‘The Amazing World of M. C. Escher’, Dulwich Picture Gallery, Gallery Road, London SE21 until 17th January 2016
Maurits Cornelis Escher (1898–1972) is an artist of great appeal and even though you may think you don’t know his work you will most likely discover that you do from your childhood and teenage years – perhaps even from a Mott the Hoople LP cover, even though he refused Mick Jagger’s request to create one for the Stones. His work has influenced our popular culture; think of films such as Labyrinth, Inception and television programmes like the Family Guy and the Simpsons and even the gaming app Monument Valley.

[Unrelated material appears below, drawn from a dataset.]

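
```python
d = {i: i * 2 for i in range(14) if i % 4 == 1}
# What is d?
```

{1: 2, 5: 10, 9: 18, 13: 26}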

As this first major UK exhibition which traces his whole career reveals he was a man of huge talent and imagination and one can totally understand why mathematicians find his work intriguing. The gallery’s Sackler Director Ian A. C. Dejardin sums it up eloquently: “It is difficult to think of an artist with a broader appeal than M C Escher. His images are so magical, and so incredibly clever, that he creates impossible images that feel utterly real, like the very best fantasy writers. Enjoying these impossible realities, it’s easy to overlook the astonishing skill that has gone into the drawing. This exhibition is a revelation; the artist defies categorisation, but Escher is a worthy addition to Dulwich’s wonderful series of exhibitions devoted to graphic artists”.
The works come together with archive material from the collection of the Gemeentemuseum Den Haag, The Netherlands.